Mystery
By Chip Carter, MA, LPC
Have you ever had a moment when you know you’re going to relive it, retell it and recite it over and over again? Nowadays, when those moments occur, we bust out our phones to take a picture or video and then post it on all the socials for our world to see.
But back in 2003, the ‘socials’ weren’t around. Unless you count our friend Tom from My Space and now, he’s just a meme himself. So, this retelling has no pictures and no emojis to go along with it. It has just my memories to rely on.
Twenty years ago, I was in my last year of graduate school. I was hopeful and scared about my future as a therapist. At the time, I was convinced I wanted to work in a church setting. I would wear cardigan sweaters and have a wall of books behind me so without saying a word, I would appear smart. I also had a genuine interest in spiritual development, mine, and others, so I helped start an informal chapel service at my school.
One day, I asked one of my fellow students to speak to us. Her name was Donna Davis. I can’t say she was a close friend of mine. She was a little older, a Mom of four, and had recently been diagnosed with late-stage cancer. I remember thinking I wanted us to pray and encourage her, but I also wanted to hear how she was handling her diagnosis and how God was in the mixture of all of this.
Donna was a humble person by nature.
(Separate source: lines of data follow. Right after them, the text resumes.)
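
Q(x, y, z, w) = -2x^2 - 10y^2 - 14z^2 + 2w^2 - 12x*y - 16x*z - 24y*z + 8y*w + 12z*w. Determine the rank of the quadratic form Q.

The symmetric matrix is A = [[-2, -6, -8, 0], [-6, -10, -12, 4], [-8, -12, -14, 6], [0, 4, 6, 2]].
Congruent diagonalization of A (simultaneous row and column reduction) yields pivots -2, 8, 0, 0.
Counting signs: 1 positive, 1 negative, 2 zero.
The rank is the number of nonzero pivots: 2.

2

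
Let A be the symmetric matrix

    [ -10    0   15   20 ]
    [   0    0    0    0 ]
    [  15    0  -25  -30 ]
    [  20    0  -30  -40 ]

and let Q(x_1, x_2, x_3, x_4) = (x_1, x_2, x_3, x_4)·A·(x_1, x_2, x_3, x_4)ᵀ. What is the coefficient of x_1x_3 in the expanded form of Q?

The coefficient of x_1x_3 is A[1,3] + A[3,1] = 2·15 = 30.

30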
I would call her introverted, a devoted Mom who decided in the midst of life to go back to school after her children had reached an age of independence. She was smart, insightful, and strong. And now, she was dealing with the worst diagnosis and outlook. I wanted her to have the floor to say whatever she wanted to say.
That day, when asked by someone her thoughts on God and how she was feeling about Him allowing her to deal with this, she said the following - “God is a God of mystery. We are not supposed to know everything. And I don’t want to worship a God I can figure out.”
She said more than that, but this is what my brain and heart remember. That God, our God, isn’t meant to, nor doesn’t have to explain everything. That we aren’t meant to, nor do we have to, know everything. And we shouldn’t want to worship a holy God that is a paint by numbers deity. Figuring him out would, in itself, lessen His holiness.
This is surrender, and the act of surrendering may be one of the hardest things we humans do.
I have told this story dozens upon dozens of times. In therapy sessions, in one-on-one conversations with friends, in small group settings. I think about it all the time. It has become a bedrock statement for me, and something I rely on often.
Donna lived this faith the rest of her life. Eighteen months later, I attended her funeral, and it was unlike any other service I had experienced. Those four children I mentioned earlier – they led worship during the service. Her husband – he read from his journal entries he made while his wife dealt with such a horrible disease. They all modeled the words Donna spoke that day. They made the choice to worship and honor a God that didn’t provide all the answers here on Earth, and still believed He was good.
Testimonies live on, and Donna’s certainly has. I hope and plan to retell it again and again and again.